November 18, 2020

Cutting-edge Treatment Offers Hope to Infant With Spinal Muscular Atrophy

Sheann Brandon, Loma Linda University Health

Loma Linda University Children’s Hospital in Loma Linda, California, United States, recently gave its first administration of a new gene replacement therapy to an infant who screened positive for spinal muscular atrophy (SMA). SMA is the top genetic killer of children under the age of two, and the treatment potentially provides a symptom-free life for the patient.

Children’s Hospital physicians said the new drug therapy Zolgensma is a revolution in neurological pediatric care.

“This therapy represents a new opportunity for us to intervene and change children’s long-term prospects, and sometimes if we can treat the disease in time, we can restore them to full health,” David Michelson, chief of the division of child neurology and director of the pediatric muscular dystrophy association clinics at Children’s Hospital, said. “This therapy is a chance to wipe a patient’s health slate clean.”

The patient was diagnosed with SMA through the state of California’s newborn screening program. Even though the patient seemed perfectly healthy during the first weeks of life, the health-care team worked against the clock to treat the patient before the first onset of symptoms. Studies have shown that infants who receive the therapy as soon after diagnosis as possible have better outcomes than those who receive delayed treatment.

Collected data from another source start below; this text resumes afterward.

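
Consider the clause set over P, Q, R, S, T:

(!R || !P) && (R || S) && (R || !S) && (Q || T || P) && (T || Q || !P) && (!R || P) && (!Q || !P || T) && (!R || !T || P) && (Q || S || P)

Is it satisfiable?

Unsatisfiable

Suppose R = false.
(S) alone gives S = true.
That conflicts with the unit clause (!S).
That branch fails; take R = true instead.
(!P) alone gives P = false.
That conflicts with the unit clause (P).
Neither R = true nor R = false works.
No assignment satisfies every clause.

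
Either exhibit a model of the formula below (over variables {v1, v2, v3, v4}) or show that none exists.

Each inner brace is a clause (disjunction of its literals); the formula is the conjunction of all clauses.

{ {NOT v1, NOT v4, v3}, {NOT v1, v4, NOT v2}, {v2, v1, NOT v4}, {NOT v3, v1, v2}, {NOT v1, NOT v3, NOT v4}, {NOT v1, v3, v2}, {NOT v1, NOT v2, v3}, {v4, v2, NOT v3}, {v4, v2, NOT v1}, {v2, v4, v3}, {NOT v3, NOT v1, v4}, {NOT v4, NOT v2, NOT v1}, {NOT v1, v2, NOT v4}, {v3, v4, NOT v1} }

v1: false; v2: true; v3: false; v4: false

Suppose v1 = false.
Suppose v2 = true.
All clauses hold; v3, v4 can take either value.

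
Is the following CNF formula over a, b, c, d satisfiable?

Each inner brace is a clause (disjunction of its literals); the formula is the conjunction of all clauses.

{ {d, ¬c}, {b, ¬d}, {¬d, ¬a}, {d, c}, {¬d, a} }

Try d = True.
The clause (b) is unit, so b = True.
The clause (¬a) is unit, so a = False.
That conflicts with the unit clause (a).
That branch fails; take d = False instead.
The clause (¬c) is unit, so c = False.
That conflicts with the unit clause (c).
Neither d = True nor d = False works.
No assignment satisfies every clause.

Unsatisfiable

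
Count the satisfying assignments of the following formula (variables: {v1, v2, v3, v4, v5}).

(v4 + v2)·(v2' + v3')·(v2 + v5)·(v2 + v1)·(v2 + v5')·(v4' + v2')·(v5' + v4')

There are 2^5 = 32 truth assignments over (v1, v2, v3, v4, v5).
Split on v3. With v3 = 1, the clauses containing v3 are satisfied and v3' drops from the rest; 0 of the 2^4 = 16 assignments to the other variables satisfy what remains.
With v3 = 0, by the same count on the reduced clause set, 4 assignments work.
Total: 0 + 4 = 4.

4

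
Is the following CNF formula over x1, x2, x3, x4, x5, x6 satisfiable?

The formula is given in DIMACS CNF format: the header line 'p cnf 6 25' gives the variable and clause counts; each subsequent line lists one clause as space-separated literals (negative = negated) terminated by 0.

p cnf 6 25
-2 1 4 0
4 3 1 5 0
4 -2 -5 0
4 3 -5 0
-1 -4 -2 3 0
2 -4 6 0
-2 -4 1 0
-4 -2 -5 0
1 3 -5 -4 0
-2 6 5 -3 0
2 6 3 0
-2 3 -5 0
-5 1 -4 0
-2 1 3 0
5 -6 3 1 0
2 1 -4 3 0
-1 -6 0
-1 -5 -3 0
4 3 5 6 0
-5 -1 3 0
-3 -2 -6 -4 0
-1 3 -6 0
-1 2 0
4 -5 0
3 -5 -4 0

Satisfiable

Case x1 = False:
Case x2 = False:
Case x4 = False:
(¬x5) alone gives x5 = False.
(x3) alone gives x3 = True.
Every clause is now satisfied; x6 is unconstrained.
A satisfying assignment: x1=False; x2=False; x3=True; x4=False; x5=False; x6=True.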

SMA is a rare genetic disease that causes a person’s muscles to weaken and become smaller over time. In an infant, this affects development, including crawling, walking, sitting, and head control. Severe types of SMA affect the muscles used for swallowing and breathing and, untreated, lead to ventilator dependence and a high risk of mortality.

According to Michelson, the patient’s neurologist, there are four types of SMA. These types differ in their severity and at what age they will manifest in a person’s body. SMA type I, the most common of the severe forms, can present in infants as early as three months and is often fatal by the age of two.

The new therapy involves one of only three approved drugs to treat SMA in children under two and is the only single-dose treatment option for SMA patients. Hospitals across the country are only beginning to provide this therapy to qualifying patients since the treatment received U.S. Food and Drug Administration (FDA) approval in May 2019.

Michelson said he and his team don’t yet know exactly how the treatment will affect the patient.

“We may not know how much we helped, since we were able to treat him before he developed symptoms,” Michelson said. “Best case scenario is he will never develop any symptoms of the disease.”

The original version of this story was posted on the Loma Linda University Health news site.